Burada durup sormak gerekiyor: Karşımdakine mi güvenmiyorum, yoksa kendime mi? Çünkü insanın kendi zaaflarını bilmesi, başkalarını anlamasında anahtar bir rol oynar. Eğer sürekli şüphe içindeysen, belki de bu senin kendi hatalarının yankısıdır.
Bak, hayat zaten zor. İnsanlar her zaman iyi niyetli olmayabilir, bunu hepimiz biliyoruz. Ama bu, herkese aynı gözle bakmamız gerektiği anlamına gelmez.

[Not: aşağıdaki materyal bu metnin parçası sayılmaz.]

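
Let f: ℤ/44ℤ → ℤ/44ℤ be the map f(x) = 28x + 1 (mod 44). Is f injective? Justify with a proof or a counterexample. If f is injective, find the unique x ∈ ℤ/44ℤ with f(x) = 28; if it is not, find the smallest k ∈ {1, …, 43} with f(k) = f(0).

11

We have gcd(28, 44) = 4 > 1. Taking s = 0 and t = 11: f(0) = 1 and f(11) = 28·11 + 1 = 309 ≡ 1 (mod 44).
So f(0) = f(11) while 0 ≠ 11, therefore f is not injective.
Since f is not injective, we find the least positive k with f(k) = f(0): this means 28k ≡ 0 (mod 44), i.e. 44 ∣ 28k. Since gcd(28, 44) = 4, dividing through by 4 this holds exactly when 11 ∣ 7k, and as gcd(7, 11) = 1, exactly when 11 ∣ k.
The smallest positive such k is 11.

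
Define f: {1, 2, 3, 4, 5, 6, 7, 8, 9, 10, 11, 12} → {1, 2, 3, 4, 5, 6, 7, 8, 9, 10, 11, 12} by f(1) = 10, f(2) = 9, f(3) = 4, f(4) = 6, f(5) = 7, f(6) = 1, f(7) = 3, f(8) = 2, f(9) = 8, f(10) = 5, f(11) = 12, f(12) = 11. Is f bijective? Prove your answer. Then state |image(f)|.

12

The values 10, 9, 4, 6, 7, 1, 3, 2, 8, 5, 12, 11 are a permutation of {1, 2, 3, 4, 5, 6, 7, 8, 9, 10, 11, 12}: each element appears exactly once.
So f is injective and surjective, hence bijective.
The image of f is {1, 2, 3, 4, 5, 6, 7, 8, 9, 10, 11, 12}, which has 12 elements.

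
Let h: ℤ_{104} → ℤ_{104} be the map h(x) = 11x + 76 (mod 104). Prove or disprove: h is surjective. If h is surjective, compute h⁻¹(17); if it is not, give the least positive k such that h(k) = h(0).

23

Since gcd(11, 104) = 1, 11 is invertible modulo 104. Euclid's algorithm: 104 = 9·11 + 5, 11 = 2·5 + 1; back-substituting gives 1 = 19·11 − 2·104, so 11⁻¹ ≡ 19 (mod 104).
Then y ↦ 19(y − 76) is a two-sided inverse to h, so every y ∈ ℤ_{104} has a preimage.
Therefore h is surjective.
Since h is surjective, we compute h⁻¹(17): solve 11x + 76 ≡ 17 (mod 104), i.e. 11x ≡ 45 (mod 104).
Multiplying by 11⁻¹ = 19 gives x ≡ 19·45 = 855 = 8·104 + 23 ≡ 23 (mod 104).
Check: h(23) = 11·23 + 76 = 329 = 3·104 + 17 ≡ 17 (mod 104).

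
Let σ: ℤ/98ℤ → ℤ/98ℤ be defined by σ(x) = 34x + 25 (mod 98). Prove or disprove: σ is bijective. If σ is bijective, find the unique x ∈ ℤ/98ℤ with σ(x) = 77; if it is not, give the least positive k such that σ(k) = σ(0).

49

We have gcd(34, 98) = 2 > 1. Taking s = 0 and t = 49: σ(0) = 25 and σ(49) = 34·49 + 25 = 1691 ≡ 25 (mod 98).
So σ(0) = σ(49) while 0 ≠ 49, hence σ is not injective, hence not bijective.
Since σ is not bijective, we find the least positive k with σ(k) = σ(0): this means 34k ≡ 0 (mod 98), i.e. 98 ∣ 34k. Since gcd(34, 98) = 2, dividing through by 2 this holds exactly when 49 ∣ 17k, and as gcd(17, 49) = 1, exactly when 49 ∣ k.
The smallest positive such k is 49.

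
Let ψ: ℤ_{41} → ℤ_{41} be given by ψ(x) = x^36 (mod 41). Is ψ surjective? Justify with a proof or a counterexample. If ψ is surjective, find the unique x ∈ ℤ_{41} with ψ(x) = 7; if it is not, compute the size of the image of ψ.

ψ(4): Repeated squaring mod 41: 4^1 ≡ 4, 4^2 ≡ 4² = 16, 4^4 ≡ 16² = 256 ≡ 10, 4^8 ≡ 10² = 100 ≡ 18, 4^16 ≡ 18² = 324 ≡ 37, 4^32 ≡ 37² = 1369 ≡ 16. Since 36 = 32 + 4, 4^36 ≡ 16·10: 16·10 = 160 ≡ 37. So 4^36 ≡ 37 (mod 41).
ψ(5): Repeated squaring mod 41: 5^1 ≡ 5, 5^2 ≡ 5² = 25, 5^4 ≡ 25² = 625 ≡ 10, 5^8 ≡ 10² = 100 ≡ 18, 5^16 ≡ 18² = 324 ≡ 37, 5^32 ≡ 37² = 1369 ≡ 16. Since 36 = 32 + 4, 5^36 ≡ 16·10: 16·10 = 160 ≡ 37. So 5^36 ≡ 37 (mod 41).
So ψ(4) = ψ(5) = 37 while 4 ≠ 5, hence ψ is not injective.
A non-injective map from the 41-element set ℤ_{41} to itself takes at most 40 distinct values, so it cannot be surjective. Therefore ψ is not surjective.
Since ψ is not surjective, we determine |image(ψ)|. Computing x^36 mod 41 for each x (by repeated squaring, reducing mod 41 at every step), the values ψ(0), ψ(1), …, ψ(40) are: 0, 1, 18, 40, 37, 37, 23, 25, 10, 1, 10, 31, 4, 23, 40, 4, 16, 31, 18, 25, 16, 16, 25, 18, 31, 16, 4, 40, 23, 4, 31, 10, 1, 10, 25, 23, 37, 37, 40, 18, 1.
The distinct values are {0, 1, 4, 10, 16, 18, 23, 25, 31, 37, 40}; there are 11 of them.

11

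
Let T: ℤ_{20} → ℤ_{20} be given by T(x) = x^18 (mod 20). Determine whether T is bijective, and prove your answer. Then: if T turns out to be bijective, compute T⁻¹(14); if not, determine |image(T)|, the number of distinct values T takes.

T(4): Repeated squaring mod 20: 4^1 ≡ 4, 4^2 ≡ 4² = 16, 4^4 ≡ 16² = 256 ≡ 16, 4^8 ≡ 16² = 256 ≡ 16, 4^16 ≡ 16² = 256 ≡ 16. Since 18 = 16 + 2, 4^18 ≡ 16·16: 16·16 = 256 ≡ 16. So 4^18 ≡ 16 (mod 20).
T(6): Repeated squaring mod 20: 6^1 ≡ 6, 6^2 ≡ 6² = 36 ≡ 16, 6^4 ≡ 16² = 256 ≡ 16, 6^8 ≡ 16² = 256 ≡ 16, 6^16 ≡ 16² = 256 ≡ 16. Since 18 = 16 + 2, 6^18 ≡ 16·16: 16·16 = 256 ≡ 16. So 6^18 ≡ 16 (mod 20).
So T(4) = T(6) = 16 while 4 ≠ 6, therefore T is not injective, hence not bijective.
Since T is not bijective, we determine |image(T)|. Computing x^18 mod 20 for each x (by repeated squaring, reducing mod 20 at every step), the values T(0), T(1), …, T(19) are: 0, 1, 4, 9, 16, 5, 16, 9, 4, 1, 0, 1, 4, 9, 16, 5, 16, 9, 4, 1.
The distinct values are {0, 1, 4, 5, 9, 16}; there are 6 of them.

6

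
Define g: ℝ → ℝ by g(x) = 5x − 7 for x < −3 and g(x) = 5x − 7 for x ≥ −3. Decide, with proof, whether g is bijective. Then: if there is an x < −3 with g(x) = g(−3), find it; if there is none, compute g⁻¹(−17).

Both pieces are strictly increasing (slopes 5 and 5), so each is injective on its own interval.
The left piece maps (−∞, −3) onto (−∞, −22); the right piece maps [−3, ∞) onto [−22, ∞).
Since −22 = −22, the images partition ℝ: g is injective and surjective, hence bijective.
Because the two images are disjoint, no x < −3 has g(x) = g(−3), so we compute g⁻¹(−17): −17 lies in [−22, ∞), so solve 5x − 7 = −17: x = (−17 + 7)/5 = −2.

-2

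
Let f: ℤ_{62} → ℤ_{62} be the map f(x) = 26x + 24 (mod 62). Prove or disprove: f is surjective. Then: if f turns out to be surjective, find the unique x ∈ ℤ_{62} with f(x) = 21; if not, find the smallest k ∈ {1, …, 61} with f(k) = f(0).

Recall that surjectivity means every element of the codomain has a preimage under f.
Since gcd(26, 62) = 2, we have 26x ≡ 0 (mod 2) for all x, so f(x) ≡ 0 (mod 2).
But 1 ≢ 0 (mod 2), so 1 ∈ ℤ_{62} has no preimage. Hence f is not surjective.
Since f is not surjective, we find the least positive k with f(k) = f(0): this means 26k ≡ 0 (mod 62), i.e. 62 ∣ 26k. Since gcd(26, 62) = 2, dividing through by 2 this holds exactly when 31 ∣ 13k, and as gcd(13, 31) = 1, exactly when 31 ∣ k.
The smallest positive such k is 31.

31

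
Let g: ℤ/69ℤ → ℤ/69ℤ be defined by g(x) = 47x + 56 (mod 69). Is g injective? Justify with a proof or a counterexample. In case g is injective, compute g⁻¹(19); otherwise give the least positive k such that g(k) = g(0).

Suppose g(s) = g(t) in ℤ/69ℤ. Then 47s + 56 ≡ 47t + 56 (mod 69), so 47(s − t) ≡ 0 (mod 69).
Since gcd(47, 69) = 1, 47 is invertible modulo 69, hence s − t ≡ 0 (mod 69), i.e. s = t.
So g is injective.
We now compute 47⁻¹ mod 69 explicitly. Euclid's algorithm: 69 = 1·47 + 22, 47 = 2·22 + 3, 22 = 7·3 + 1; back-substituting gives 1 = 47·47 − 32·69, so 47⁻¹ ≡ 47 (mod 69).
Since g is injective, we compute g⁻¹(19): solve 47x + 56 ≡ 19 (mod 69), i.e. 47x ≡ 32 (mod 69).
Multiplying by 47⁻¹ = 47 gives x ≡ 47·32 = 1504 = 21·69 + 55 ≡ 55 (mod 69).
Check: g(55) = 47·55 + 56 = 2641 = 38·69 + 19 ≡ 19 (mod 69).

55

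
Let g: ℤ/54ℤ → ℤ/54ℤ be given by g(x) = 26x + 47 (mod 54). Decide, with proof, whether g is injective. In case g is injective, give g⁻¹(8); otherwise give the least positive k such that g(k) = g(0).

27

We have gcd(26, 54) = 2 > 1. Taking u = 0 and v = 27: g(0) = 47 and g(27) = 26·27 + 47 = 749 ≡ 47 (mod 54).
So g(0) = g(27) while 0 ≠ 27, hence g is not injective.
Since g is not injective, we find the least positive k with g(k) = g(0): this means 26k ≡ 0 (mod 54), i.e. 54 ∣ 26k. Since gcd(26, 54) = 2, dividing through by 2 this holds exactly when 27 ∣ 13k, and as gcd(13, 27) = 1, exactly when 27 ∣ k.
The smallest positive such k is 27.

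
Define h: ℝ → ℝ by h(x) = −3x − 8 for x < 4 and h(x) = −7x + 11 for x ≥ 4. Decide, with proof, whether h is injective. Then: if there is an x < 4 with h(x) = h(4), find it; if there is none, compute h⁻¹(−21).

Both pieces are strictly decreasing (slopes −3 and −7), so each is injective on its own interval.
The left piece maps (−∞, 4) onto (−20, ∞); the right piece maps [4, ∞) onto (−∞, −17].
These images overlap. In particular h(4) = −17 (right piece), and solving −3x − 8 = −17 on the left piece gives x = 3 < 4.
So h(3) = h(4) with 3 ≠ 4, and h is not injective. This x = 3 is the requested value below 4.

3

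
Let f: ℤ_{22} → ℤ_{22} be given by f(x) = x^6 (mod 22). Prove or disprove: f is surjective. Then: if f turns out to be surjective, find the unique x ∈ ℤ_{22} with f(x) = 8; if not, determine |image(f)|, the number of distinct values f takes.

12

f(10): Repeated squaring mod 22: 10^1 ≡ 10, 10^2 ≡ 10² = 100 ≡ 12, 10^4 ≡ 12² = 144 ≡ 12. Since 6 = 4 + 2, 10^6 ≡ 12·12: 12·12 = 144 ≡ 12. So 10^6 ≡ 12 (mod 22).
f(12): Repeated squaring mod 22: 12^1 ≡ 12, 12^2 ≡ 12² = 144 ≡ 12, 12^4 ≡ 12² = 144 ≡ 12. Since 6 = 4 + 2, 12^6 ≡ 12·12: 12·12 = 144 ≡ 12. So 12^6 ≡ 12 (mod 22).
So f(10) = f(12) = 12 while 10 ≠ 12, therefore f is not injective.
A non-injective map from the 22-element set ℤ_{22} to itself takes at most 21 distinct values, so it cannot be surjective. So f is not surjective.
Since f is not surjective, we determine |image(f)|. Computing x^6 mod 22 for each x (by repeated squaring, reducing mod 22 at every step), the values f(0), f(1), …, f(21) are: 0, 1, 20, 3, 4, 5, 16, 15, 14, 9, 12, 11, 12, 9, 14, 15, 16, 5, 4, 3, 20, 1.
The distinct values are {0, 1, 3, 4, 5, 9, 11, 12, 14, 15, 16, 20}; there are 12 of them.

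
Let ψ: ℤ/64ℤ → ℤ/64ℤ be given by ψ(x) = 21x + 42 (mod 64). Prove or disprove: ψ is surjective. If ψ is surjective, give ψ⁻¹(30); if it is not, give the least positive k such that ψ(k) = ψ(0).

36

Since gcd(21, 64) = 1, 21 is invertible modulo 64. Euclid's algorithm: 64 = 3·21 + 1; back-substituting gives 1 = 61·21 − 20·64, so 21⁻¹ ≡ 61 (mod 64).
Then y ↦ 61(y − 42) is a two-sided inverse to ψ, so every y ∈ ℤ/64ℤ has a preimage.
Hence ψ is surjective.
Since ψ is surjective, we compute ψ⁻¹(30): solve 21x + 42 ≡ 30 (mod 64), i.e. 21x ≡ 52 (mod 64).
Multiplying by 21⁻¹ = 61 gives x ≡ 61·52 = 3172 = 49·64 + 36 ≡ 36 (mod 64).
Check: ψ(36) = 21·36 + 42 = 798 = 12·64 + 30 ≡ 30 (mod 64).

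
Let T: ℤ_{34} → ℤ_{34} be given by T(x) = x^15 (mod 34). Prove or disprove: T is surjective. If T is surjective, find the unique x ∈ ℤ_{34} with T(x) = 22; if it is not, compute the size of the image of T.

Computing x^15 mod 34 for each x (by repeated squaring, reducing mod 34 at every step), the values T(0), T(1), …, T(33) are: 0, 1, 26, 23, 30, 7, 20, 5, 32, 19, 12, 31, 10, 21, 28, 25, 16, 17, 18, 9, 6, 13, 24, 3, 22, 15, 2, 29, 14, 27, 4, 11, 8, 33.
Every element of ℤ_{34} appears exactly once in this list, so T is a bijection, and in particular surjective.
Since T is surjective, we read off the preimage of 22 from the same table: T(24) = 22, so T⁻¹(22) = 24.

24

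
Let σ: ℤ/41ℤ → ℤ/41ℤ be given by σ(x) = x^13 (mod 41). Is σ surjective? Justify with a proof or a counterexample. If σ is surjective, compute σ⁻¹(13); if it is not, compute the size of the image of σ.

12

Since 41 is prime, the nonzero elements of ℤ/41ℤ form a cyclic group of order 40.
As gcd(13, 40) = 1, raising to the 13th power is a bijection on this group: if a^13 ≡ b^13 then (ab^{−1})^13 = 1, and the only element of order dividing gcd(13, 40) = 1 is 1, so a = b.
With σ(0) = 0 this makes σ injective on all of ℤ/41ℤ, hence bijective (finite equal-size domain and codomain). In particular σ is surjective.
Since σ is surjective, we find the preimage of 13. The inverse of x ↦ x^13 on (ℤ/41ℤ)^× is x ↦ x^37, because 13·37 = 481 = 12·40 + 1 ≡ 1 (mod 40) and x^{40} = 1 for x ≠ 0 (Fermat). So σ⁻¹(13) = 13^37 mod 41.
Repeated squaring mod 41: 13^1 ≡ 13, 13^2 ≡ 13² = 169 ≡ 5, 13^4 ≡ 5² = 25, 13^8 ≡ 25² = 625 ≡ 10, 13^16 ≡ 10² = 100 ≡ 18, 13^32 ≡ 18² = 324 ≡ 37. Since 37 = 32 + 4 + 1, 13^37 ≡ 37·25·13: 37·25 = 925 ≡ 23, then 23·13 = 299 ≡ 12. So 13^37 ≡ 12 (mod 41).
Hence σ⁻¹(13) = 12.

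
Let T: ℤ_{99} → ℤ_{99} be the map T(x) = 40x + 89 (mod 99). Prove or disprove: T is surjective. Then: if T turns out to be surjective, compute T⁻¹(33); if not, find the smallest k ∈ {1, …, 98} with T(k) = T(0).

Since gcd(40, 99) = 1, 40 is invertible modulo 99. Euclid's algorithm: 99 = 2·40 + 19, 40 = 2·19 + 2, 19 = 9·2 + 1; back-substituting gives 1 = 52·40 − 21·99, so 40⁻¹ ≡ 52 (mod 99).
Then y ↦ 52(y − 89) is a two-sided inverse to T, so every y ∈ ℤ_{99} has a preimage.
Therefore T is surjective.
Since T is surjective, we compute T⁻¹(33): solve 40x + 89 ≡ 33 (mod 99), i.e. 40x ≡ 43 (mod 99).
Multiplying by 40⁻¹ = 52 gives x ≡ 52·43 = 2236 = 22·99 + 58 ≡ 58 (mod 99).
Check: T(58) = 40·58 + 89 = 2409 = 24·99 + 33 ≡ 33 (mod 99).

58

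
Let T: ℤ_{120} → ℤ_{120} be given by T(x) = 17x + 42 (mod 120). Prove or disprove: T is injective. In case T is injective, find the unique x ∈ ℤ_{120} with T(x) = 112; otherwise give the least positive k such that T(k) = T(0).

110

If T(a) = T(b), then 17a ≡ 17b (mod 120). Because gcd(17, 120) = 1, we may cancel 17 to get a ≡ b (mod 120).
Hence T is injective.
We now compute 17⁻¹ mod 120 explicitly. Euclid's algorithm: 120 = 7·17 + 1; back-substituting gives 1 = 113·17 − 16·120, so 17⁻¹ ≡ 113 (mod 120).
Since T is injective, we find T⁻¹(112): we need 17x ≡ 112 − 42 ≡ 70 (mod 120). Using 17⁻¹ = 113: x ≡ 113·70 = 7910 = 65·120 + 110, so x = 110.
Check: T(110) = 17·110 + 42 = 1912 = 15·120 + 112 ≡ 112 (mod 120).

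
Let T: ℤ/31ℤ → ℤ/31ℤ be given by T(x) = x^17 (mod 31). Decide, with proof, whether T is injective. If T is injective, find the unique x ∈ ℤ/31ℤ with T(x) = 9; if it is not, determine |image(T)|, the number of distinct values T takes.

Since 31 is prime, the nonzero elements of ℤ/31ℤ form a cyclic group of order 30.
As gcd(17, 30) = 1, raising to the 17th power is a bijection on this group: if x_1^17 ≡ x_2^17 then (x_1x_2^{−1})^17 = 1, and the only element of order dividing gcd(17, 30) = 1 is 1, so x_1 = x_2.
With T(0) = 0 this makes T injective on all of ℤ/31ℤ, hence bijective (finite equal-size domain and codomain). In particular T is injective.
Since T is injective, we find the preimage of 9. The inverse of x ↦ x^17 on (ℤ/31ℤ)^× is x ↦ x^23, because 17·23 = 391 = 13·30 + 1 ≡ 1 (mod 30) and x^{30} = 1 for x ≠ 0 (Fermat). So T⁻¹(9) = 9^23 mod 31.
Repeated squaring mod 31: 9^1 ≡ 9, 9^2 ≡ 9² = 81 ≡ 19, 9^4 ≡ 19² = 361 ≡ 20, 9^8 ≡ 20² = 400 ≡ 28, 9^16 ≡ 28² = 784 ≡ 9. Since 23 = 16 + 4 + 2 + 1, 9^23 ≡ 9·20·19·9: 9·20 = 180 ≡ 25, then 25·19 = 475 ≡ 10, then 10·9 = 90 ≡ 28. So 9^23 ≡ 28 (mod 31).
Hence T⁻¹(9) = 28.

28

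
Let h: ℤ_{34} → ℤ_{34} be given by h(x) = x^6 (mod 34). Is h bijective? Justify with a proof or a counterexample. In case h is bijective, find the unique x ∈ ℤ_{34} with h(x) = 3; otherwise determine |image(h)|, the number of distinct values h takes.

h(16): Repeated squaring mod 34: 16^1 ≡ 16, 16^2 ≡ 16² = 256 ≡ 18, 16^4 ≡ 18² = 324 ≡ 18. Since 6 = 4 + 2, 16^6 ≡ 18·18: 18·18 = 324 ≡ 18. So 16^6 ≡ 18 (mod 34).
h(18): Repeated squaring mod 34: 18^1 ≡ 18, 18^2 ≡ 18² = 324 ≡ 18, 18^4 ≡ 18² = 324 ≡ 18. Since 6 = 4 + 2, 18^6 ≡ 18·18: 18·18 = 324 ≡ 18. So 18^6 ≡ 18 (mod 34).
So h(16) = h(18) = 18 while 16 ≠ 18, hence h is not injective, hence not bijective.
Since h is not bijective, we determine |image(h)|. Computing x^6 mod 34 for each x (by repeated squaring, reducing mod 34 at every step), the values h(0), h(1), …, h(33) are: 0, 1, 30, 15, 16, 19, 8, 9, 4, 21, 26, 25, 2, 33, 32, 13, 18, 17, 18, 13, 32, 33, 2, 25, 26, 21, 4, 9, 8, 19, 16, 15, 30, 1.
The distinct values are {0, 1, 2, 4, 8, 9, 13, 15, 16, 17, 18, 19, 21, 25, 26, 30, 32, 33}; there are 18 of them.

18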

Herkesin hikâyesi farklı, niyeti farklı. Belki senin fesatlık sandığın şey, sadece senin o ana yüklediğin bir anlam. Belki de o kişi hiç senin düşündüğün gibi değil.
Bir hikâye duymuştum; bir adam sürekli etrafındaki insanları bencil ve kötü niyetli olmakla suçluyormuş. Bir gün bir bilgeye gidip dert yanmış: “Herkes bencil, kimse dürüst değil!” Bilge, ona kirli bir gözlük vermiş ve demiş ki: “Bu gözlüğü tak ve bana çevreyi tarif et.” Adam gözlüğü takınca her şey kirli, bulanık görünmüş. Bilge gülümsemiş: “Senin sorunun çevreyle değil, gözlüğünle. Gözlüğünü temizle, dünyayı öyle gör.”
Belki de hayatımızda yapmamız gereken tam olarak bu: Gözlüklerimizi temizlemek. Çünkü başkalarını yargılamadan önce kendimize bakmak, en büyük olgunluk göstergesi.
Kendi fesatlıklarını başkalarında aramak yerine, kendini tanımaya başlasan? Emin ol, dünya daha samimi bir yer gibi görünecek.